Baby Peter and anonymity
Like other media organisations BBC News has been subject to the reporting restrictions in the Baby Peter case, lifted last night, which stipulated that none of the defendants could be named.
These were ordered because the defendants were the subject of another trial, for the rape of a two-year-old girl, which could have been compromised if the jury were prejudiced by information from the earlier case, and also because there were children who were still in the process of being placed with alternative carers.
Now that Steven Barker has been found guilty and sentenced in the rape trial, and all the children are being cared for, the guilty trio's anonymity has ceased and we along with the rest of the media have been able to name them.
This sounds deceptively simple, but when you look at what this means online it is more complicated. A news website like the BBC's will have a huge archive of stories, some of which may contain information which only later becomes the subject of legal restriction.
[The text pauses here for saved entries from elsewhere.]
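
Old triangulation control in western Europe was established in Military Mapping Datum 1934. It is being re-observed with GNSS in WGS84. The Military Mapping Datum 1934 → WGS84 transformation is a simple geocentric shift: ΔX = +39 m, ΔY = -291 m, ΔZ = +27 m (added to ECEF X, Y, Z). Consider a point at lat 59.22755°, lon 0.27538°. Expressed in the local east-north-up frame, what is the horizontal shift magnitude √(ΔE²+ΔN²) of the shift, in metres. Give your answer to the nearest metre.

292 m

At φ = 59.22755°, λ = 0.27538°: sin φ = 0.859206, cos φ = 0.511630, sin λ = 0.004806, cos λ = 0.999988.
ΔE = −sin λ·ΔX + cos λ·ΔY = −(0.004806)·(39) + (0.999988)·(-291) = -291.18 m.
ΔN = −sin φ cos λ·ΔX − sin φ sin λ·ΔY + cos φ·ΔZ = −(0.859206)(0.999988)(39) − (0.859206)(0.004806)(-291) + (0.511630)(27) = -18.49 m.
Horizontal magnitude = √(ΔE² + ΔN²) = √((-291.18)² + (-18.49)²) = 291.77 m.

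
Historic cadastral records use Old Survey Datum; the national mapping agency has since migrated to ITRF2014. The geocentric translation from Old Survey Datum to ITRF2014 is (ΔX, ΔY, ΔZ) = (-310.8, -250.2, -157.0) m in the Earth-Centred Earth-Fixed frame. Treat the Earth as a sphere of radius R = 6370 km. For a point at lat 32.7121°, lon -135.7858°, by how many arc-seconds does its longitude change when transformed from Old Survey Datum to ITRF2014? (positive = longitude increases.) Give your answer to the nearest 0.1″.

Δλ = -1.4″

sin φ = 0.540418, cos φ = 0.841397, sin λ = -0.697343, cos λ = -0.716738.
East component: ΔE = −sin λ·ΔX + cos λ·ΔY = −(-0.697343)(-310.8) + (-0.716738)(-250.2) = -37.41 m.
1° of latitude spans πR/180 = 111177 m; at latitude φ, 1° of longitude spans that × cos φ = 93544.4 m, so Δλ = -37.41 / 93544.4 × 3600 = -1.440″.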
On this occasion, there were indeed two stories in our own archive relating to the very early stages of the Baby Peter case which, if you searched for them, did give the names of the defendants. We did not republish or link to them from new stories, but on this occasion plenty of other people chose to do so.
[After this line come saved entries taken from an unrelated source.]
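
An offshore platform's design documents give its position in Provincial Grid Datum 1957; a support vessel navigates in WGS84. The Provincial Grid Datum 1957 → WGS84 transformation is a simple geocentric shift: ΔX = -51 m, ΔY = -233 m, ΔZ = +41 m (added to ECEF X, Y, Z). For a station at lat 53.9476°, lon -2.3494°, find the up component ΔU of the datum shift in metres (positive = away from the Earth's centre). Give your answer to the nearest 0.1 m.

At φ = 53.9476°, λ = -2.3494°: sin φ = 0.808479, cos φ = 0.588525, sin λ = -0.040993, cos λ = 0.999159.
ΔU = cos φ cos λ·ΔX + cos φ sin λ·ΔY + sin φ·ΔZ = (0.588525)(0.999159)(-51) + (0.588525)(-0.040993)(-233) + (0.808479)(41) = 8.78 m.

ΔU = 8.8 m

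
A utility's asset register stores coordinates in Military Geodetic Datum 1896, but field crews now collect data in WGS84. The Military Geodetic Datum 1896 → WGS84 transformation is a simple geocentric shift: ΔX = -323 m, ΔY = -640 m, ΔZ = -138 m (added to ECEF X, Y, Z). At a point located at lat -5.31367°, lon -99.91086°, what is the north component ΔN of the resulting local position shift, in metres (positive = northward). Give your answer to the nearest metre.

The local north axis is (−sin φ cos λ, −sin φ sin λ, cos φ), giving ΔN = 5.148 + 58.385 − 137.407 = -73.87 m.

ΔN = -74 m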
There were vigilante-style websites, blogs and individual e-mailers who were determined to make the names public and who were making a point of linking to our archived stories.
We removed the stories from our archive even though in practice the details were easy to find, and the information had already been reproduced and cached elsewhere on the internet. Now that the restrictions have been lifted we've reinstated the stories in the archive. Not, incidentally, a very practical or easy way of doing things if we had to do it very often.
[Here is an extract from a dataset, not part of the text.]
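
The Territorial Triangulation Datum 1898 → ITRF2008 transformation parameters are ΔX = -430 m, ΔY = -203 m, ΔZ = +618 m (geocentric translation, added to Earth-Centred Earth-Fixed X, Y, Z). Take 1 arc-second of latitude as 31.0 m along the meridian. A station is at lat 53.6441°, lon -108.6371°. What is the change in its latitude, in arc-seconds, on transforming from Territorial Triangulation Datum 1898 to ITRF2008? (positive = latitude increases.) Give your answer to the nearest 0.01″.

Δφ = 3.25″

sin φ = 0.805350, cos φ = 0.592799, sin λ = -0.947562, cos λ = -0.319573.
North component: ΔN = −sin φ cos λ·ΔX − sin φ sin λ·ΔY + cos φ·ΔZ = −(0.805350)(-0.319573)(-430) − (0.805350)(-0.947562)(-203) + (0.592799)(618) = 100.77 m.
1° of latitude spans 3600 × 31.00 = 111600 m, so Δφ = 100.77 / 111600 × 3600 = 3.251″.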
But it has raised again a wider question as to how useful or effective such restrictions can be, given the ease with which the web allows information to be shared, stored and duplicated on other sites, blogs or in search engine caches.
My colleague Ceri Thomas, on another occasion, summed up well the challenges posed by the internet to the Contempt of Court Act. This case has provided another illustration of those issues, and another example of how seeking to restrict access to information may not necessarily be the most effective approach.
The judge in the second trial, for the rape of the two-year-old child, recognising the risk that it could be compromised by the jury seeing potentially prejudicial information circulating online, eventually decided that it could go ahead anyway. The members of the jury were simply given instructions not to do any research on the internet. In other words, the onus was placed on them, as trusted participants in the judicial process, to focus only on the evidence before them in court.
Steve Herrmann is editor of the BBC News website.